Your mom threw out your makeup?! I'd die if my mom threw everything away. I'd seriously get a piece of her jewellery and throw it out the window! *lol* I'm lucky that my mom loves MAC just as much as I do, and my dad is a pinch penny so he'd rather be pissed than throw away expensive makeup. Heh.


----------



## kimb (May 8, 2006)

wow i hate to be the nosey one but id freak if my mom threw my makeup it better be a good damn reason. lol



....so what did you do ? LOL


----------



## Luxurious (Jun 4, 2006)

very nice.


----------



## YvetteJeannine (Jun 4, 2006)

OMFG!!!!!!!!!  Not to be nosey (well, yeah, actually _it is_ being nosey)..but what in the hell did you DO to justify your mother throwing out all your m/u?  
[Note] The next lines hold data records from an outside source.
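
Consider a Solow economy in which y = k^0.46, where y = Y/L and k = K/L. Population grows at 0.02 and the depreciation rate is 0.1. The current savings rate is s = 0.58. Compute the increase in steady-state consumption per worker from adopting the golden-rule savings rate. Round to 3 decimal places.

Δc ≈ 0.089

The effective depreciation rate is n + δ = 0.02 + 0.1 = 0.12.
Current steady state (s = 0.58): k* = (0.58/0.12)^(1/0.54) ≈ 18.4980, y* = 18.4980^0.46 ≈ 3.8272, c* = (1−0.58)·3.8272 ≈ 1.6074.
At the golden rule the marginal product of capital equals n+δ: 0.46·k^(0.46−1) = 0.12. Solving, k_gold = (0.46/0.12)^(1/0.54) ≈ 12.0420.
y_gold = 12.0420^0.46 ≈ 3.1414, c_gold = y_gold − 0.12·k_gold ≈ 1.6963.
Gain: Δc = 1.6963 − 1.6074 ≈ 0.0889.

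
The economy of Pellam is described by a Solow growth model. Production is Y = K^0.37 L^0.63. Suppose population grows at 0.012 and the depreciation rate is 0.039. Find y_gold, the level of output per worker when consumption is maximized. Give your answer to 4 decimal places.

y_gold ≈ 3.2022

n + δ = 0.012 + 0.039 = 0.051.
Golden rule sets MPK = n+δ: 0.37·k^(0.37−1) = 0.051, so k_gold = (0.37/0.051)^(1/0.63) ≈ 23.2317.
Output: y_gold = k_gold^0.37 = 23.2317^0.37 ≈ 3.2022.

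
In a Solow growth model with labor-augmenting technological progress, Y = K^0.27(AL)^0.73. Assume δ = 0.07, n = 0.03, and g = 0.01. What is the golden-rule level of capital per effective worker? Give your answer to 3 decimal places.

Capital per effective worker breaks even when investment replaces (n + g + δ)·k; here n + g + δ = 0.11.
Golden rule sets MPK = n+g+δ: 0.27·k^(0.27−1) = 0.11, so k_gold = (0.27/0.11)^(1/0.73) ≈ 3.4214.

k_gold ≈ 3.421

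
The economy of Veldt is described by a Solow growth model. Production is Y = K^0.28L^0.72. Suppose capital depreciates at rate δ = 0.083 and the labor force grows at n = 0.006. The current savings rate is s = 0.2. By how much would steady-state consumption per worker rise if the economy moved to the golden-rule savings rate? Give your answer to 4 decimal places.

Δc ≈ 0.0283

The effective depreciation rate is n + δ = 0.006 + 0.083 = 0.089.
Current steady state (s = 0.2): k* = (0.2/0.089)^(1/0.72) ≈ 3.0789, y* = 3.0789^0.28 ≈ 1.3701, c* = (1−0.2)·1.3701 ≈ 1.0961.
Golden rule sets MPK = n+δ: 0.28·k^(0.28−1) = 0.089, so k_gold = (0.28/0.089)^(1/0.72) ≈ 4.9130.
y_gold = 4.9130^0.28 ≈ 1.5616, c_gold = y_gold − 0.089·k_gold ≈ 1.1244.
Gain: Δc = 1.1244 − 1.0961 ≈ 0.0283.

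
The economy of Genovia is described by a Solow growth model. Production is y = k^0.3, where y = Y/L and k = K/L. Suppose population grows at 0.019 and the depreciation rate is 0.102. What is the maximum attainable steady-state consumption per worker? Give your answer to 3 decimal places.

c_gold ≈ 1.033

n + δ = 0.019 + 0.102 = 0.121.
Setting f'(k) = n+δ gives 0.3·k^(0.3−1) = 0.121, hence k_gold = (0.3/0.121)^(1/0.7) ≈ 3.6588.
y_gold = 3.6588^0.3 ≈ 1.4757.
c_gold = y_gold − (n+δ)·k_gold = 1.4757 − 0.121·3.6588 ≈ 1.0330.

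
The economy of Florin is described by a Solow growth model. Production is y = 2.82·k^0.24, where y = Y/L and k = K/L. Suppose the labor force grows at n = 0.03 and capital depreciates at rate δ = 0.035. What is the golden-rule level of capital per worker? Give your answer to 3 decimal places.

n + δ = 0.03 + 0.035 = 0.065.
Maximizing c = f(k) − (n+δ)·k gives f'(k) = n+δ, i.e. 0.24·2.82·k^(0.24−1) = 0.065, so k_gold = (0.24·2.82/0.065)^(1/0.76) ≈ 21.8211.

k_gold ≈ 21.821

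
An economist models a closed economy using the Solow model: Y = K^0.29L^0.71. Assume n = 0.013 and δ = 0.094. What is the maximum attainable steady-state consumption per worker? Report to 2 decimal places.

c_gold ≈ 1.07

Break-even investment rate: n + δ = 0.013 + 0.094 = 0.107.
Maximizing c = f(k) − (n+δ)·k gives f'(k) = n+δ, i.e. 0.29·k^(0.29−1) = 0.107, so k_gold = (0.29/0.107)^(1/0.71) ≈ 4.0727.
y_gold = 4.0727^0.29 ≈ 1.5027.
c_gold = y_gold − (n+δ)·k_gold = 1.5027 − 0.107·4.0727 ≈ 1.0669.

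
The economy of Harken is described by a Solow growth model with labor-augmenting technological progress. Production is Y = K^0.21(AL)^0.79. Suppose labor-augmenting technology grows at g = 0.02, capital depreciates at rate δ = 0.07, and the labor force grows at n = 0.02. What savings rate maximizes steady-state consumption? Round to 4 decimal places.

s_gold = 0.2100

Break-even investment rate: n + g + δ = 0.02 + 0.02 + 0.07 = 0.11.
At the golden rule MPK = n+g+δ, and in any Cobb-Douglas steady state s = (n+g+δ)·k/y = MPK·k/y = capital's share 0.21.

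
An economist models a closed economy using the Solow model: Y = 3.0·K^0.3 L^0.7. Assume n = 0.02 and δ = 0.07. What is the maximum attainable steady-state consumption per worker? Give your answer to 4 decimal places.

The effective depreciation rate is n + δ = 0.02 + 0.07 = 0.09.
Maximizing c = f(k) − (n+δ)·k gives f'(k) = n+δ, i.e. 0.3·3.0·k^(0.3−1) = 0.09, so k_gold = (0.3·3.0/0.09)^(1/0.7) ≈ 26.8270.
y_gold = 3.0·26.8270^0.3 ≈ 8.0481.
c_gold = y_gold − (n+δ)·k_gold = 8.0481 − 0.09·26.8270 ≈ 5.6337.

c_gold ≈ 5.6337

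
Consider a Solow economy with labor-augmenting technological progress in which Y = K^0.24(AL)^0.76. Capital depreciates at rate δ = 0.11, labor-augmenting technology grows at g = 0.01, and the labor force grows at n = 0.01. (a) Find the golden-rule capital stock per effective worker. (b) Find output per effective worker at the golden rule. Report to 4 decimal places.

(a) k_gold ≈ 2.2405; (b) y_gold ≈ 1.2136

The effective depreciation rate is n + g + δ = 0.01 + 0.01 + 0.11 = 0.13.
Maximizing c = f(k) − (n+g+δ)·k gives f'(k) = n+g+δ, i.e. 0.24·k^(0.24−1) = 0.13, so k_gold = (0.24/0.13)^(1/0.76) ≈ 2.2405.
y_gold = 2.2405^0.24 ≈ 1.2136.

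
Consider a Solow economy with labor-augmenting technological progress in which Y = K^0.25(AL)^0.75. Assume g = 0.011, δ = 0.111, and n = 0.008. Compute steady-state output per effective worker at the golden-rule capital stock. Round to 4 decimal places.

Capital per effective worker breaks even when investment replaces (n + g + δ)·k; here n + g + δ = 0.13.
At the golden rule the marginal product of capital equals n+g+δ: 0.25·k^(0.25−1) = 0.13. Solving, k_gold = (0.25/0.13)^(1/0.75) ≈ 2.3915.
Output: y_gold = k_gold^0.25 = 2.3915^0.25 ≈ 1.2436.

y_gold ≈ 1.2436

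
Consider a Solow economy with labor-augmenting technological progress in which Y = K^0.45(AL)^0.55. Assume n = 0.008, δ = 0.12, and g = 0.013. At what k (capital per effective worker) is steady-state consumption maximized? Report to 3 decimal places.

k_gold ≈ 8.248

n + g + δ = 0.008 + 0.013 + 0.12 = 0.141.
Golden rule sets MPK = n+g+δ: 0.45·k^(0.45−1) = 0.141, so k_gold = (0.45/0.141)^(1/0.55) ≈ 8.2481.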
If you don't wanna say, just lemme know


----------



## Cbaby3345 (Jul 18, 2006)

Ha and I thought my mom was the only one who did shit like that. Its okay when she threw out my MAC collectiong I busted all her perfume bottles. It stunk like hell in the house though haha. But anyway I know how it feels to have a small collection. Im just starting mine. Only been a week into it haha and I bought 9 items so far plus the 35 pigments I have. My mom ever comes near my MAC. Her house is gone haha.


----------



## meller (Jul 18, 2006)

That's insane.....But good collection going.


----------



## Lalli (Jul 18, 2006)

wot did u do soooo wrong

but good collection so far! make sure u lock it up


----------



## Another Janice! (Jul 19, 2006)

I wanna know too!

 Quote:

  and my dad is a pinch penny so he'd rather be pissed than throw away expensive makeup. Heh.  
 
LMAO!!! My dad was the same way!!


----------



## ohhhhhthehorror (Sep 11, 2006)

Cute stash!


----------